Jul 182008
 
    Gruppe Verena und Martina: Was muss am dualen Ausbildungssystem verbessert werden?

Berufsschule:
• Technik der Berufsschulen z.T. rückständig
• Lehrer sollten mehr Fortbildungen besuchen und auf demselben Stand, wie der Betrieb sein
• Materialien sollten auf aktuellem Stand sein
Lehrer:
• Verbeamtung von Lehrern, damit Lehrer an Leistung gemessen werden
• Lehrer sollten mehr Fortbildungen machen
Unterricht:
• mehr mit praktischen Beispielen arbeiten, um Stoff aufzulocken (Motivation!!!!)
Betrieb:
• Durchlaufpläne im Betrieb sind problematisch und werden nicht immer eingehalten
• z.B. Springerazubis einsetzen, um dauerhafte und monotone Tätigkeiten zu vermeiden
Schüler/ Betrieb:
• in Schulen sind z.B. Maschinen zu alt, Schüler könnten Werkstücke auf der Arbeit herstellen (so müssen keine teuren Maschinen gekauft werden und der Einfluss des Betriebes auf Schule kann erhöht werden)
• Jüngere Lehrer einstellen, weil sie einen besseren „Draht“/ Bezug zu Jugendlichen haben
• Lehrer sollten evaluiert/ überprüft werden, um Qualität zu sichern (nicht nur eine einzige Prüfung nach Referendariat)

    Gruppe Max und Florian: Was muss am dualen Ausbildungssystem verbessert werden?

Berufsschullehrer:
• Das Kultusministerium sollte mehr Weiterbildung für Lehrer anbieten
• Stoff der Schule sollten besser zwischen Schule, IHK und Industrie abgestimmt werden (Ausbildungsrahmenvertrag und Lehrplan aufeinander abgleichen)
• Stadt und Gemeinden sollten technische Ausstattung der Klassenzimmer verbessern (mehr investieren!)
• Berufsschullehrer = oft praxisfremd!

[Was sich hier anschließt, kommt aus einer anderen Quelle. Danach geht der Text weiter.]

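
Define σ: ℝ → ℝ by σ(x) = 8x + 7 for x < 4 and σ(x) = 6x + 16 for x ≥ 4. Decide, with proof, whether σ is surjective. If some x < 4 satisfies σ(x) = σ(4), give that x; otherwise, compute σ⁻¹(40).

4

Both pieces are strictly increasing (slopes 8 and 6), so each is injective on its own interval.
The left piece maps (−∞, 4) onto (−∞, 39); the right piece maps [4, ∞) onto [40, ∞).
The union (−∞, 39) ∪ [40, ∞) omits the interval between 39 and 40; in particular 39 has no preimage. So σ is not surjective.
Because the two images are disjoint, no x < 4 has σ(x) = σ(4), so we compute σ⁻¹(40): 40 lies in [40, ∞), so solve 6x + 16 = 40: x = (40 − 16)/6 = 4.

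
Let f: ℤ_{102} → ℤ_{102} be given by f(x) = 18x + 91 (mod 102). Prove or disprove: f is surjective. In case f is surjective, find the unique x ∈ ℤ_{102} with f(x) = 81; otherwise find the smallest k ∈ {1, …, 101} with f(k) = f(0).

Since gcd(18, 102) = 6, we have 18x ≡ 0 (mod 6) for all x, so f(x) ≡ 1 (mod 6).
But 0 ≢ 1 (mod 6), so 0 ∈ ℤ_{102} has no preimage. Therefore f is not surjective.
Since f is not surjective, we find the least positive k with f(k) = f(0): this means 18k ≡ 0 (mod 102), i.e. 102 ∣ 18k. Since gcd(18, 102) = 6, dividing through by 6 this holds exactly when 17 ∣ 3k, and as gcd(3, 17) = 1, exactly when 17 ∣ k.
The smallest positive such k is 17.

17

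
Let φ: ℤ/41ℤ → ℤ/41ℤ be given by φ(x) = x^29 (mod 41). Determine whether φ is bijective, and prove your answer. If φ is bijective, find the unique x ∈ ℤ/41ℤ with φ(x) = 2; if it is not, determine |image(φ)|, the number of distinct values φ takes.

Since 41 is prime, the nonzero elements of ℤ/41ℤ form a cyclic group of order 40.
As gcd(29, 40) = 1, raising to the 29th power is a bijection on this group: if s^29 ≡ t^29 then (st^{−1})^29 = 1, and the only element of order dividing gcd(29, 40) = 1 is 1, so s = t.
With φ(0) = 0 this makes φ injective on all of ℤ/41ℤ, hence bijective (finite equal-size domain and codomain). In particular φ is bijective.
Since φ is bijective, we find the preimage of 2. The inverse of x ↦ x^29 on (ℤ/41ℤ)^× is x ↦ x^29, because 29·29 = 841 = 21·40 + 1 ≡ 1 (mod 40) and x^{40} = 1 for x ≠ 0 (Fermat). So φ⁻¹(2) = 2^29 mod 41.
Repeated squaring mod 41: 2^1 ≡ 2, 2^2 ≡ 2² = 4, 2^4 ≡ 4² = 16, 2^8 ≡ 16² = 256 ≡ 10, 2^16 ≡ 10² = 100 ≡ 18. Since 29 = 16 + 8 + 4 + 1, 2^29 ≡ 18·10·16·2: 18·10 = 180 ≡ 16, then 16·16 = 256 ≡ 10, then 10·2 = 20. So 2^29 ≡ 20 (mod 41).
Hence φ⁻¹(2) = 20.

20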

Es sollten Praktika für Berufsschullehrer angeboten werden
• Schulsprengel zu groß; mehr Berufsschulen
• Azubis im ersten Lehrjahr z.T. unterfordert, v.a. wenn Realschüler: Realschüler sollten anstelle des letzten Lehrjahres lieber das erste „weglassen“ dürfen
• Fehlende Sicherheitsausrüstung: Schutzbrillen, Haarschutz, Sicherheitsschuhe (Schulträger muss investieren!)

Betriebe:
• Azubis sollten nicht für körperlich zu schwere oder ausbildungsfremde Tätigkeiten (putzen, Stall ausmisten etc.!) hergenommen werden: Es sollten Kontrollstellen der HWK eingerichtet werden
• Prüfungsvorbereitungsmöglichkeiten sollten in den Lehrplan integriert werden
• Mindestausbildungslohn für Azubis, um Ausbeutung zu vermeiden!
• Klausel im Lehrvertrag verankern: mindestens 1 Jahr nach Ausbildung sollte ein Azubi übernommen werden

    Gruppe Jakob und Severin: Entwicklungspolitik und Kinderarbeit „Kinderarbeit, nein danke!“

• staatliche Kontrollen der Betriebe fördern!
• Sanktionierung bei Beschäftigung von Kindern
• Unterstützung der Bildungseinrichtungen: Bau von Schulen verpflichten (wenn Länder Entwicklungshilfe erhalten, sollte ein gewisser Teil für Schulbau eingesetzt werden)
• Mikrokredite für Familien
• Fair gehandelte Ware fördern: Gütesiegel für „kinderarbeitsfreie“ Waren
• Mehr Öffentlichkeitsarbeit für Fair Trade
• Steuererhöhungen für „nicht-Fair-Trade“ Produkte
• Fair Trade Tag einführen

• Existenzgrundlage für alle bilden:
• Sozialversicherungen in Entwicklungsländern einführen
• staatliche Korruption unterbinden
• Gewerkschaften internationalisieren

• Aufklärung Jugendlicher fördern (z.B. durch Jugenddelegierte ;-))
• staatliche Förderung von sozialen Berufen

    Gruppe Eva und Martina: Kinderarbeit in einer globalisierten Wirtschaft

• Bildung wird vernachlässigt, ist aber wichtig, um Jugendlichen den Ausbruch aus dem Teufelskreis der Armut zu ermöglichen:
• Unterstützung von Schulen
• Staatliche Unterstützung der Familien, damit Kinder nicht/ weniger arbeiten müssen
• wenn Staat selbst nicht in der Lage ist: Unterstützung durch Drittstaaten

Erwachsene:
• höhere Löhne für Eltern (Mindestlohn), damit Kinder nicht mehr arbeiten müssen
• „Weltpolizei“ soll Einhaltung internationaler Standards überprüfen
• Fair Trade Produkte fördern
• Kindergewerkschaften einrichten!

Globalisierung:
• Benzinpreise senken, um Stadt-Land-Gefälle zu überbrücken (Pendler!)
• Senkung der Lebensmittelpreise (Fair Trade!)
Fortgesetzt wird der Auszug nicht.